According to economists from Desjardins, the number of renters in Canada has significantly increased as more people are being priced out of the housing market.
Between 2018 and 2022, renter households in Canada increased by 16%. In comparison, homeowner households saw an increase of less than 1% over the same period.
Desjardins notes that shelter costs will “continue to be the largest contributor to inflation for the foreseeable future” despite lower interest rates, as they comprise a significant portion of the Consumer Price Index (CPI).
Since 2007, the rented accommodation portion of the CPI has seen a steady increase. Conversely, the mortgage interest cost component has fallen over the past decade.
While it may not come as a surprise, the Desjardins notes that rental rates have been increasing at a startling pace across Canada.
In Q3 of 2024, inflation in the country hit 8.3%, the fastest it has grown since the early 1980s.
This was also higher than the pace of owned housing price growth, which declined to 5.5% during the same period.
However, experts are advising there may be some relief when it comes to rent inflation, depending on where you live in Canada.
Rent inflation and what’s to come
Provinces without rent control, like Alberta and New Brunswick, experienced the fastest growth in rented accommodation CPI inflation.
While BC and Ontario are the priciest housing markets in Canada, rent inflation was slower in these provinces even though it hit the highest rate in 40 years.

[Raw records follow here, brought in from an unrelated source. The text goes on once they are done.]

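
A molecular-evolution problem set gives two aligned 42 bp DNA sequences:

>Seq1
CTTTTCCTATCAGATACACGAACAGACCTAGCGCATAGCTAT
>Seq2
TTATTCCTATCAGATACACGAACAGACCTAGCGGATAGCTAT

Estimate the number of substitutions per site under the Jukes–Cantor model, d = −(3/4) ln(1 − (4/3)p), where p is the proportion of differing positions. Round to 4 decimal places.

Differing sites — 1:C/T; 3:T/A; 34:C/G.
p = 3/42 = 0.071429.
d = −0.75 · ln(1 − (4/3)·0.071429) = −0.75 · ln(0.904761) = −0.75 · (-0.100084) = 0.0751.

0.0751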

As for cities, Desjardins highlights that rent inflation has been “red hot” in Calgary and Edmonton but has eased in Toronto and Vancouver.
The report notes rent inflation will depend on several factors including population and employment but there is some good news on the horizon for some provinces and larger cities.
BC and Ontario — two provinces which have seen an influx of non-permanent residents (NPRs) over the past two years — will likely see rent inflation rise at a slower pace compared to other places in Canada.
Quebec is expected to see a higher rent inflation increase compared to Ontario due to that province’s rent control policies.
As for Alberta, rent inflation is more cyclical and will likely ease more in Calgary and Edmonton compared to other large Canadian cities because that province has fewer NPRs and a lack of rent control guidelines.
Population could lead to different scenarios
Although Canada has vowed to slow the pace of immigration, different scenarios could pan out, say Desjardins economists.
If Canada’s population declines in line with the federal government’s planned reduction, this could result in an average annual rent inflation of 2.4% from Q3 2024 to the end of 2026.
Desjardins also provided another outlook, where the number of non-permanent residents doesn’t decline as much, staying closer to the Bank of Canada’s (BoC) population forecast for the next three years. In this scenario, an annual average rent inflation of 3.8% would be expected over the next two years.
The financial institution notes that while rent inflation is expected to ease, Canada’s housing market still faces “structural issues,” which could mean “short-lived” relief.
The report concludes that longer-term solutions will require “substantial increases in housing supply and policy efforts to address affordability across both the rental and ownership sectors.”